How far will Operation Fly Formula shipments really go to fill America’s store shelves?

Health, Fitness & Food
According to the White House, the first two Operation Fly Formula flights brought in 170,000 pounds of Gerber and Alfamino formulas. Subsequent announcements have included 300,000 pounds of two kinds of formula manufactured in the UK by Kendamil, 380,000 pounds of Bubs brand infant formula from Australia and 110,000 pounds of a formula made in Germany by Nestle called Nan Supreme Pro. Taken together, that’s 960,000 pounds of infant formula, enough to make 11.4 million 8-ounce bottles.
That’s a sizable amount, but how far will that formula really go toward filling America’s bare store shelves?
One way to answer that question is to look at the volume of dry formula that’s typically sold each month in the US. According to the market research firm Information Resources Incorporated, or IRI, an average of about 561,000 pounds of dry powder formula was sold each day in 2021, or about 17 million pounds each month.
The 960,000 pounds coming in through the Operation Fly Formula shipments accounts for about two days’ worth of typical formula sales or about 6% of the powdered formula sold in an average month in 2020 and 2021, according to a CNN analysis. CNN looked back at those years because they represent more typical consumption in a very stable market, before a nationwide formula recall worsened supply chain problems and led to an acute shortage in early 2022.
IRI data is often cited by the White House as a measure of the severity of the shortage. Its data shows that about 26% of formula products were out of stock in the last week of May, up from 10% before the recall.
A White House spokesperson said that CNN’s analysis is “in the ballpark” but that the missions announced so far are “only a small portion” of the commitments made. More flights are “on the way and more to be announced,” which would bring in 10 times more formula — enough to make a total of 127.5 million bottles. On Friday, a day after CNN shared this analysis, the White House announced the latest mission that’s slated to bring an additional 212,000 pounds of formula into the US by the end of the month.
IRI did not want to comment on the White House activities specifically but agreed that the analysis was accurate. It noted that, for most products, adding 6% of product into the mix can help ease tension in a strained market.
Also, IRI’s sales data represents national figures, and the Operation Fly Formula deliveries may have more of an impact in certain places, especially for those who need specialty formula.
Other experts agree.
“It will make a noticeable difference,” said Dr. Steve Abrams, immediate past chair of the American Association of Pediatrics Committee on Nutrition.
Abrams says Abbott Nutrition’s Sturgis, Michigan, factory once churned out between 15% and 20% of all the baby formula produced in the US.
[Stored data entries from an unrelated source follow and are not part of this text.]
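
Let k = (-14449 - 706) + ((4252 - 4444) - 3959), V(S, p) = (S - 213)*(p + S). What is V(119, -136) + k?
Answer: -17708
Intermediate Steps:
V(S, p) = (-213 + S)*(S + p)
k = -19306 (k = -15155 + (-192 - 3959) = -15155 - 4151 = -19306)
V(119, -136) + k = (119² - 213*119 - 213*(-136) + 119*(-136)) - 19306 = (14161 - 25347 + 28968 - 16184) - 19306 = 1598 - 19306 = -17708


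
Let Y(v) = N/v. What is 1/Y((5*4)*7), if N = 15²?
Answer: 28/45 ≈ 0.62222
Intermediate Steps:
N = 225
Y(v) = 225/v
1/Y((5*4)*7) = 1/(225/(((5*4)*7))) = 1/(225/((20*7))) = 1/(225/140) = 1/(225*(1/140)) = 1/(45/28) = 28/45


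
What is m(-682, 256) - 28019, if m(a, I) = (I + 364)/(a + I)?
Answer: -5968357/213 ≈ -28020.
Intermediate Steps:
m(a, I) = (364 + I)/(I + a)
m(-682, 256) - 28019 = (364 + 256)/(256 - 682) - 28019 = 620/(-426) - 28019 = -1/426*620 - 28019 = -310/213 - 28019 = -5968357/213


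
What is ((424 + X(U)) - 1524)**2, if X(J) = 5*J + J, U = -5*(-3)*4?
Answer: 547600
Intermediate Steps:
U = 60 (U = 15*4 = 60)
X(J) = 6*J
((424 + X(U)) - 1524)**2 = ((424 + 6*60) - 1524)**2 = ((424 + 360) - 1524)**2 = (784 - 1524)**2 = (-740)**2 = 547600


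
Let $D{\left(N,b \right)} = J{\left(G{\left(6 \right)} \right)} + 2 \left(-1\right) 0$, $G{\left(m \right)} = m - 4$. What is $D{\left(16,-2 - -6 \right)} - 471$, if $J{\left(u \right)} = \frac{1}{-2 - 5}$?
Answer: $- \frac{3298}{7} \approx -471.14$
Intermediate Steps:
$G{\left(m \right)} = -4 + m$
$J{\left(u \right)} = - \frac{1}{7}$ ($J{\left(u \right)} = \frac{1}{-7} = - \frac{1}{7}$)
$D{\left(N,b \right)} = - \frac{1}{7}$ ($D{\left(N,b \right)} = - \frac{1}{7} + 2 \left(-1\right) 0 = - \frac{1}{7} - 0 = - \frac{1}{7} + 0 = - \frac{1}{7}$)
$D{\left(16,-2 - -6 \right)} - 471 = - \frac{1}{7} - 471 = - \frac{3298}{7}$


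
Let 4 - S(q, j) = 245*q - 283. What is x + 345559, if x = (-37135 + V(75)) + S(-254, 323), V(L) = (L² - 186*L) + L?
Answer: 362691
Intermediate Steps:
S(q, j) = 287 - 245*q (S(q, j) = 4 - (245*q - 283) = 4 - (-283 + 245*q) = 4 + (283 - 245*q) = 287 - 245*q)
V(L) = L² - 185*L
x = 17132 (x = (-37135 + 75*(-185 + 75)) + (287 - 245*(-254)) = (-37135 + 75*(-110)) + (287 + 62230) = (-37135 - 8250) + 62517 = -45385 + 62517 = 17132)
x + 345559 = 17132 + 345559 = 362691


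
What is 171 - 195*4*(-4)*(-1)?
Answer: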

That facility reopened about a week ago after closing to remedy safety problems identified by a US Food and Drug Administration inspection. Abbott has said it will focus initial production on making the specialty formula EleCare, an amino-acid based formula for babies and children with complex medical and digestive issues. It will start distributing EleCare around June 20, but powdered Similac will take weeks longer to come back.
“We’re also working hard to fulfill the steps necessary to restart production of Similac and other formulas and will do so as soon as we can,” the company said Saturday.
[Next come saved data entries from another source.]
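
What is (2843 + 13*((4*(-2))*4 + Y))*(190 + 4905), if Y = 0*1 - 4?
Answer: 12100625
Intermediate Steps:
Y = -4 (Y = 0 - 4 = -4)
(2843 + 13*((4*(-2))*4 + Y))*(190 + 4905) = (2843 + 13*((4*(-2))*4 - 4))*(190 + 4905) = (2843 + 13*(-8*4 - 4))*5095 = (2843 + 13*(-32 - 4))*5095 = (2843 + 13*(-36))*5095 = (2843 - 468)*5095 = 2375*5095 = 12100625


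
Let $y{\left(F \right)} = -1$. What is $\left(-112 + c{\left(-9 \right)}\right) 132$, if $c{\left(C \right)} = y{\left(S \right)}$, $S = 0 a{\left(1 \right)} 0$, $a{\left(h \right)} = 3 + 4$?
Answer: $-14916$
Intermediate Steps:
$a{\left(h \right)} = 7$
$S = 0$ ($S = 0 \cdot 7 \cdot 0 = 0 \cdot 0 = 0$)
$c{\left(C \right)} = -1$
$\left(-112 + c{\left(-9 \right)}\right) 132 = \left(-112 - 1\right) 132 = \left(-113\right) 132 = -14916$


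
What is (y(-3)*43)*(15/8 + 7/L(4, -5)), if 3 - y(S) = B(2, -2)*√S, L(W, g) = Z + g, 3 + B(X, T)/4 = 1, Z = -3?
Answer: 129 + 344*I*√3 ≈ 129.0 + 595.83*I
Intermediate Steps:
B(X, T) = -8 (B(X, T) = -12 + 4*1 = -12 + 4 = -8)
L(W, g) = -3 + g
y(S) = 3 + 8*√S (y(S) = 3 - (-8)*√S = 3 + 8*√S)
(y(-3)*43)*(15/8 + 7/L(4, -5)) = ((3 + 8*√(-3))*43)*(15/8 + 7/(-3 - 5)) = ((3 + 8*(I*√3))*43)*(15*(⅛) + 7/(-8)) = ((3 + 8*I*√3)*43)*(15/8 + 7*(-⅛)) = (129 + 344*I*√3)*(15/8 - 7/8) = (129 + 344*I*√3)*1 = 129 + 344*I*√3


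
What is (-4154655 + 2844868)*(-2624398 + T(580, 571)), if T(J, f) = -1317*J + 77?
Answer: 4437795427447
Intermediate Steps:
T(J, f) = 77 - 1317*J
(-4154655 + 2844868)*(-2624398 + T(580, 571)) = (-4154655 + 2844868)*(-2624398 + (77 - 1317*580)) = -1309787*(-2624398 + (77 - 763860)) = -1309787*(-2624398 - 763783) = -1309787*(-3388181) = 4437795427447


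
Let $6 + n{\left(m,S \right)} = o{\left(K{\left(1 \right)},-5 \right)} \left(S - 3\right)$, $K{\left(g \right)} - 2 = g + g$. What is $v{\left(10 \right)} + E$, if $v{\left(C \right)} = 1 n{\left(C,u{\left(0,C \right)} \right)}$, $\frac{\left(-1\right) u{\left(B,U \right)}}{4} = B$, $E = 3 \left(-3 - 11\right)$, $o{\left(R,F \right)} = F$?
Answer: $-33$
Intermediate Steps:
$K{\left(g \right)} = 2 + 2 g$ ($K{\left(g \right)} = 2 + \left(g + g\right) = 2 + 2 g$)
$E = -42$ ($E = 3 \left(-14\right) = -42$)
$u{\left(B,U \right)} = - 4 B$
$n{\left(m,S \right)} = 9 - 5 S$ ($n{\left(m,S \right)} = -6 - 5 \left(S - 3\right) = -6 - 5 \left(-3 + S\right) = -6 - \left(-15 + 5 S\right) = 9 - 5 S$)
$v{\left(C \right)} = 9$ ($v{\left(C \right)} = 1 \left(9 - 5 \left(\left(-4\right) 0\right)\right) = 1 \left(9 - 0\right) = 1 \left(9 + 0\right) = 1 \cdot 9 = 9$)
$v{\left(10 \right)} + E = 9 - 42 = -33$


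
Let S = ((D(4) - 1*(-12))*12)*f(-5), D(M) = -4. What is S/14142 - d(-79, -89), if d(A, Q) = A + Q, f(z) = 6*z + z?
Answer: 395416/2357 ≈ 167.76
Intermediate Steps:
f(z) = 7*z
S = -3360 (S = ((-4 - 1*(-12))*12)*(7*(-5)) = ((-4 + 12)*12)*(-35) = (8*12)*(-35) = 96*(-35) = -3360)
S/14142 - d(-79, -89) = -3360/14142 - (-79 - 89) = -3360*1/14142 - 1*(-168) = -560/2357 + 168 = 395416/2357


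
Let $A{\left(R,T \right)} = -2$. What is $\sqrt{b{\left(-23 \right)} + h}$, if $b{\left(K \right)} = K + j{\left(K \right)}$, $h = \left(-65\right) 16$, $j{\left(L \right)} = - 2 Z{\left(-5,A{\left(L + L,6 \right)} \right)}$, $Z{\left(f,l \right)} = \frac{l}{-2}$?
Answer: $i \sqrt{1065} \approx 32.634 i$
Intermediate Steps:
$Z{\left(f,l \right)} = - \frac{l}{2}$ ($Z{\left(f,l \right)} = l \left(- \frac{1}{2}\right) = - \frac{l}{2}$)
$j{\left(L \right)} = -2$ ($j{\left(L \right)} = - 2 \left(\left(- \frac{1}{2}\right) \left(-2\right)\right) = \left(-2\right) 1 = -2$)
$h = -1040$
$b{\left(K \right)} = -2 + K$ ($b{\left(K \right)} = K - 2 = -2 + K$)
$\sqrt{b{\left(-23 \right)} + h} = \sqrt{\left(-2 - 23\right) - 1040} = \sqrt{-25 - 1040} = \sqrt{-1065} = i \sqrt{1065}$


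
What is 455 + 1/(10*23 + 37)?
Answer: 121486/267 ≈ 455.00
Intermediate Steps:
455 + 1/(10*23 + 37) = 455 + 1/(230 + 37) = 455 + 1/267 = 121486/267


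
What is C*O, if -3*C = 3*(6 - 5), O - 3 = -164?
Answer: 161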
In the meantime, the FDA is using its enforcement discretion to allow more international manufacturers to sell their baby formula in this country.
Abrams says that although just three international manufacturers have gotten an OK from the FDA to sell new-to-the-US products here, he has heard that several dozen companies have requested clearance. So he expects that more products will soon be on the way.
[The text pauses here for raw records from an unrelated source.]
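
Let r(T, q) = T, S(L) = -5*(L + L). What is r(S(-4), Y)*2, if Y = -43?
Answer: 80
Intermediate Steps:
S(L) = -10*L
r(S(-4), Y)*2 = -10*(-4)*2 = 40*2 = 80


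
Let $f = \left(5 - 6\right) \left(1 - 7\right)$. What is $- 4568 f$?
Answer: $-27408$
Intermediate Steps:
$f = 6$ ($f = \left(-1\right) \left(-6\right) = 6$)
$- 4568 f = \left(-4568\right) 6 = -27408$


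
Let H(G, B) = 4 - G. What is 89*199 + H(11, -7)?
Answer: 17704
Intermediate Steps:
89*199 + H(11, -7) = 89*199 + (4 - 1*11) = 17711 + (4 - 11) = 17711 - 7 = 17704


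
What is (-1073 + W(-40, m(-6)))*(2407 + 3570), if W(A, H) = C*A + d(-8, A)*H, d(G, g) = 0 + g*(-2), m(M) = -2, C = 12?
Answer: -10238601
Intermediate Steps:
d(G, g) = -2*g (d(G, g) = 0 - 2*g = -2*g)
W(A, H) = 12*A - 2*A*H (W(A, H) = 12*A + (-2*A)*H = 12*A - 2*A*H)
(-1073 + W(-40, m(-6)))*(2407 + 3570) = (-1073 + 2*(-40)*(6 - 1*(-2)))*(2407 + 3570) = (-1073 + 2*(-40)*(6 + 2))*5977 = (-1073 + 2*(-40)*8)*5977 = (-1073 - 640)*5977 = -1713*5977 = -10238601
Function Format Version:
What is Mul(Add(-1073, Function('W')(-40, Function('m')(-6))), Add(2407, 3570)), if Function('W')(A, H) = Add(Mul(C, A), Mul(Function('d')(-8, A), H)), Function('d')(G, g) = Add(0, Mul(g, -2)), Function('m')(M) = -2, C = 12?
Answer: -10238601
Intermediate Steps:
Function('d')(G, g) = Mul(-2, g) (Function('d')(G, g) = Add(0, Mul(-2, g)) = Mul(-2, g))
Function('W')(A, H) = Add(Mul(12, A), Mul(-2, A, H)) (Function('W')(A, H) = Add(Mul(12, A), Mul(Mul(-2, A), H)) = Add(Mul(12, A), Mul(-2, A, H)))
Mul(Add(-1073, Function('W')(-40, Function('m')(-6))), Add(2407, 3570)) = Mul(Add(-1073, Mul(2, -40, Add(6, Mul(-1, -2)))), Add(2407, 3570)) = Mul(Add(-1073, Mul(2, -40, Add(6, 2))), 5977) = Mul(Add(-1073, Mul(2, -40, 8)), 5977) = Mul(Add(-1073, -640), 5977) = Mul(-1713, 5977) = -10238601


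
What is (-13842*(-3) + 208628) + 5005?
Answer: 255159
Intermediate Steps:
(-13842*(-3) + 208628) + 5005 = (41526 + 208628) + 5005 = 250154 + 5005 = 255159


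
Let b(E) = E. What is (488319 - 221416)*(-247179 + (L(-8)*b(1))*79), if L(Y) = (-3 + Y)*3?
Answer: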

But beyond the sheer numbers, Abrams says, appearances will be important. Because these formula brands haven’t been seen in the US before, he thinks people are really going to take notice when they arrive — a solid sign that help is on the way.
“When these formulas hit the stores, I think you’re going to see a lot of easing up on hoarding and stressing,” said Abrams, who is also a neonatologist at the University of Texas Dell Medical School. “I think that there’s going to be this big hurrah when people can go to Target and see formula again. So that effect may exceed the volume amount.”
Some of that formula arrived Thursday. Nestle says 62,500 cans of Nan Supreme Pro 1 will be sold through the websites of Gerber, Walmart, Kroger and Amazon within a few days of arrival.
The company says it will sell the product online only so it can give parents and caregivers important instructions on how to use it.